Brookfield Properties Underscores Sustainability for Operational Edge

Brookfield Properties is buckling down on its sustainability strategy. It is upgrading its Brookfield Place Central Plant to reduce its carbon footprint, increase energy efficiency and lower overhead costs.

Brookfield Place in Manhattan, New York.

NEW YORK CITY-  Brookfield Properties is buckling down on its sustainability strategy. The Canadian-headquartered asset management firm has zeroed in on upgrading its Brookfield Place Central Plant to reduce its carbon footprint, increase energy efficiency and lower overhead costs, Daniel Kindbergh, executive vice president of operations at Brookfield Properties, tells GlobeSt.com. 

Brookfield partnered with Con Edison to take inventory and embark on reducing its total energy consumption at Brookfield Place. The firm replaced key components of its central cooling plant to increase and maximize thermal storage. The plant is responsible for powering the 8 million-square-foot, four-building complex and 44,000-square-foot atrium known as the Winter Garden.

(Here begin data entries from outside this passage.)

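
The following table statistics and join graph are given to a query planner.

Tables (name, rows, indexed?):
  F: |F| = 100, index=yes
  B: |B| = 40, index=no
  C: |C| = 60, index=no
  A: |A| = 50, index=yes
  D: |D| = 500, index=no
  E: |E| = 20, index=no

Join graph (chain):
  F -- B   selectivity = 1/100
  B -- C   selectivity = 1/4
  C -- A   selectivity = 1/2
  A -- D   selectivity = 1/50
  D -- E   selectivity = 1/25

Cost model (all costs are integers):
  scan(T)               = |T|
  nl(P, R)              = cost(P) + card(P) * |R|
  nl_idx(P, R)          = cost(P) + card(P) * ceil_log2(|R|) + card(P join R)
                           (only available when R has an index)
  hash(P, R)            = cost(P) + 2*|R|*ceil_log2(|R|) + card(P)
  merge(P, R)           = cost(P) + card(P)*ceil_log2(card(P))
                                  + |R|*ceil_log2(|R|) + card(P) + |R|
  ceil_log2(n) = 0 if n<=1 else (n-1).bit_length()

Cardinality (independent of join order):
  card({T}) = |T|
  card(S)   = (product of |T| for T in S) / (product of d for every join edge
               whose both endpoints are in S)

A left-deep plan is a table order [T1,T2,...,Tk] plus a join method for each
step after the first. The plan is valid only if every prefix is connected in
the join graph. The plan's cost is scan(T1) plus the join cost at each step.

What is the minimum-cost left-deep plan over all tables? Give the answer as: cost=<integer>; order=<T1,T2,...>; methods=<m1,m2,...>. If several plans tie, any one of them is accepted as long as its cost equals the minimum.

cost=137200; order=D,E,A,C,B,F; methods=hash,hash,hash,hash,hash

Selinger DP (subsets sized 1..n):
  {F}: scan cost=100, card=100
  {B}: scan cost=40, card=40
  {C}: scan cost=60, card=60
  {A}: scan cost=50, card=50
  {D}: scan cost=500, card=500
  {E}: scan cost=20, card=20
  {BF}: card=40; try (F,nl_idx)→360, (B,hash)→680, (F,merge)→1120, (B,merge)→1180, (F,hash)→1480, (F,nl)→4040 …(+1); best=360 via (F,nl_idx)
  {BC}: card=600; try (B,hash)→600, (C,merge)→740, (B,merge)→760, (C,hash)→800, (C,nl)→2440, (B,nl)→2460; best=600 via (B,hash)
  {AC}: card=1500; try (A,hash)→720, (C,hash)→820, (C,merge)→820, (A,merge)→830, (A,nl_idx)→1920, (C,nl)→3050 …(+1); best=720 via (A,hash)
  {AD}: card=500; try (A,hash)→1600, (A,nl_idx)→4000, (D,merge)→5400, (A,merge)→5850, (D,hash)→9100, (D,nl)→25050 …(+1); best=1600 via (A,hash)
  {DE}: card=400; try (E,hash)→1200, (D,merge)→5140, (E,merge)→5620, (D,hash)→9040, (D,nl)→10020, (E,nl)→10500; best=1200 via (E,hash)
  {BCF}: card=600; try (C,merge)→1060, (C,hash)→1120, (F,hash)→2600, (C,nl)→2760, (F,nl_idx)→5400, (F,merge)→8000 …(+1); best=1060 via (C,merge)
  {ABC}: card=15000; try (A,hash)→1800, (B,hash)→2700, (A,merge)→7550, (B,merge)→19000, (A,nl_idx)→19200, (A,nl)→30600 …(+1); best=1800 via (A,hash)
  {ACD}: card=15000; try (C,hash)→2820, (C,merge)→7020, (D,hash)→11220, (D,merge)→23720, (C,nl)→31600, (D,nl)→750720; best=2820 via (C,hash)
  {ADE}: card=400; try (A,hash)→2200, (E,hash)→2300, (A,nl_idx)→4000, (A,merge)→5550, (E,merge)→6720, (E,nl)→11600 …(+1); best=2200 via (A,hash)
  {ABCF}: card=15000; try (A,hash)→2260, (A,merge)→8010, (F,hash)→18200, (A,nl_idx)→19660, (A,nl)→31060, (F,nl_idx)→121800 …(+2); best=2260 via (A,hash)
  {ABCD}: card=150000; try (B,hash)→18300, (D,hash)→25800, (B,merge)→228100, (D,merge)→231800, (B,nl)→602820, (D,nl)→7501800; best=18300 via (B,hash)
  {ACDE}: card=12000; try (C,hash)→3320, (C,merge)→6620, (E,hash)→18020, (C,nl)→26200, (E,merge)→227940, (E,nl)→302820; best=3320 via (C,hash)
  {ABCDF}: card=150000; try (D,hash)→26260, (F,hash)→169700, (D,merge)→232260, (F,nl_idx)→1218300, (F,merge)→2869100, (D,nl)→7502260 …(+1); best=26260 via (D,hash)
  {ABCDE}: card=120000; try (B,hash)→15800, (E,hash)→168500, (B,merge)→183600, (B,nl)→483320, (E,merge)→2868420, (E,nl)→3018300; best=15800 via (B,hash)
  {ABCDEF}: card=120000; try (F,hash)→137200, (E,hash)→176460, (F,nl_idx)→975800, (F,merge)→2176600, (E,merge)→2876380, (E,nl)→3026260 …(+1); best=137200 via (F,hash)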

For over 30 years, the cooling plant has been operating. Brookfield chose to retrofit the outdated machines instead of discarding them. Upgraded over the past several years, the cooling plant had its tube bundles and compressors replaced and received a more modern optimization system. The cooling plant is located 60 feet below Brookfield Place, constructed in what is a “bathtub within a landfill” built from original construction materials of the World Trade Center after it was excavated, according to Kindbergh.

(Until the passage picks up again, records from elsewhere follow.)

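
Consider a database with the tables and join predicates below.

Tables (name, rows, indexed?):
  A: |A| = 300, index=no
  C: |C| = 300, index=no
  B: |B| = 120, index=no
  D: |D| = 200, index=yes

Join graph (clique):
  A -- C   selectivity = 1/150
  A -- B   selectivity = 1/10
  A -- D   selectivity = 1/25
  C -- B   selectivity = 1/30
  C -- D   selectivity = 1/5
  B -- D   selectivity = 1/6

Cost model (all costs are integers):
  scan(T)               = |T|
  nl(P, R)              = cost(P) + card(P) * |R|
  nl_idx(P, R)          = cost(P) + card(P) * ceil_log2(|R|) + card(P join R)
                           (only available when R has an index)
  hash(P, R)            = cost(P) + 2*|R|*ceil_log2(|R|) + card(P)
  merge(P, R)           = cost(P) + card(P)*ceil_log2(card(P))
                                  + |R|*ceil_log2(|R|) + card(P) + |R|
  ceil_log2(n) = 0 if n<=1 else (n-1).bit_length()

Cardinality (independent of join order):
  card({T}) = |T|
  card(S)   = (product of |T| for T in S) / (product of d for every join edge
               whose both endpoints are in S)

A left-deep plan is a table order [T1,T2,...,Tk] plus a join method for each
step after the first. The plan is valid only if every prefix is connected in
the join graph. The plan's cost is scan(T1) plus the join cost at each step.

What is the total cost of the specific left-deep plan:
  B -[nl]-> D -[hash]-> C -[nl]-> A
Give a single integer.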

The footprint of the property is an estimated 160,000 square feet and uses water funneled from the Hudson River to cool the property instead of cooling towers like traditional buildings, which use more energy.  Like how an AC would cool a property, the river cools the energy-generated hot air, maneuvering through 49 river water pumps flowing in and out, GlobeSt.com learned on a tour of the facility.

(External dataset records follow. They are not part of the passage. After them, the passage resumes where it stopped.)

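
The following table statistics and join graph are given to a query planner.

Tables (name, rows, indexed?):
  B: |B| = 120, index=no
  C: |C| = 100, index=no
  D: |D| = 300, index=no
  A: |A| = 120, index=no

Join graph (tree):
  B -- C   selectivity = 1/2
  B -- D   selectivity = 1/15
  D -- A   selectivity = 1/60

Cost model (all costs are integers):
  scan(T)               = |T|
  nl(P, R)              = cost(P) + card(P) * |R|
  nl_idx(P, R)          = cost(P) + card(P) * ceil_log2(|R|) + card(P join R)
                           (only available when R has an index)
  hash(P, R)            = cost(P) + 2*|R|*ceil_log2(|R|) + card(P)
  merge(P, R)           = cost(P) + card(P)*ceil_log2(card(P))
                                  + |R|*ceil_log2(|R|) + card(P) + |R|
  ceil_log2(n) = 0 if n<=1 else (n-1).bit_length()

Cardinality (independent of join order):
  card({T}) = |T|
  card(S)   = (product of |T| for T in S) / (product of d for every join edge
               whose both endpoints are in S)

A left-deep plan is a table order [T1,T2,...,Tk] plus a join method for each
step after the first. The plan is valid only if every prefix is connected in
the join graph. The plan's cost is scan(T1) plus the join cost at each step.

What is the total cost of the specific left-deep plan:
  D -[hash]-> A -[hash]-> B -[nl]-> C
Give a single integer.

484560

step 1: scan D: cost=300, card=300
step 2: join A via hash
    card(P join A) = 300*120/(60) = 600
    cost = 300 + 2*120*7 + 300 = 2280
step 3: join B via hash
    card(P join B) = 600*120/(15) = 4800
    cost = 2280 + 2*120*7 + 600 = 4560
step 4: join C via nl
    card(P join C) = 4800*100/(2) = 240000
    cost = 4560 + 4800*100 = 484560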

The pumps suck water from the river into multiple systems, which each includes a plate heat exchanger, two different pipes, one for the cool river water and the other for the condenser water used to remove heat energy from the building complex. When the exchange is made the river water is sent back out into the Hudson River.

The facility also received new sensors to allow the Brookfield team to visually see the capacity of its supplemental water tanks, which allows the cooling plant to store up to 25 percent more water during the cooling hours. “We’re thinking about the future and how to retrofit the machines to set-up them up for the next 30 years,” Kindbergh said. 

With the updated system, Brookfield has reduced its total energy usage in terms of kWh by 20 percent from May 2019 through August 2019 during the year’s hottest months, reducing its carbon footprint by 4100 tons of CO2 and saving an average of 23.8 percent on costs.

“When you drive a car, you don’t drive at 160 miles per hour all of the time,“ Kindbergh said. “We don’t want to go full blast all of the time, we want to get machines into a nice energy curve and save energy, they’re running good to provide what we need to power the buildings, so we are using a lot less energy. ”

In addition, ConEd recently informed Brookfield that on account of the central Plant retrofit, it will receive $4.1 million in energy rebates, which is the largest award of ConEd’s 2019 Demand Management Program. It is far greater than what was expected because performance has exceeded projections, according to Kindbergh. 

He said Brookfield’s main motivation is to make sustainability part of its core operations model but also to comply with the city’s Climate Mobilization Act, also known as Local Law 97, requiring larger buildings to lower carbon emissions by 40 percent by 2030. For buildings that are non-compliant, they could face fines.  “We’re trying to avoid those fines, there’s a lot more to do but we have ten years to do it,” Kindbergh said.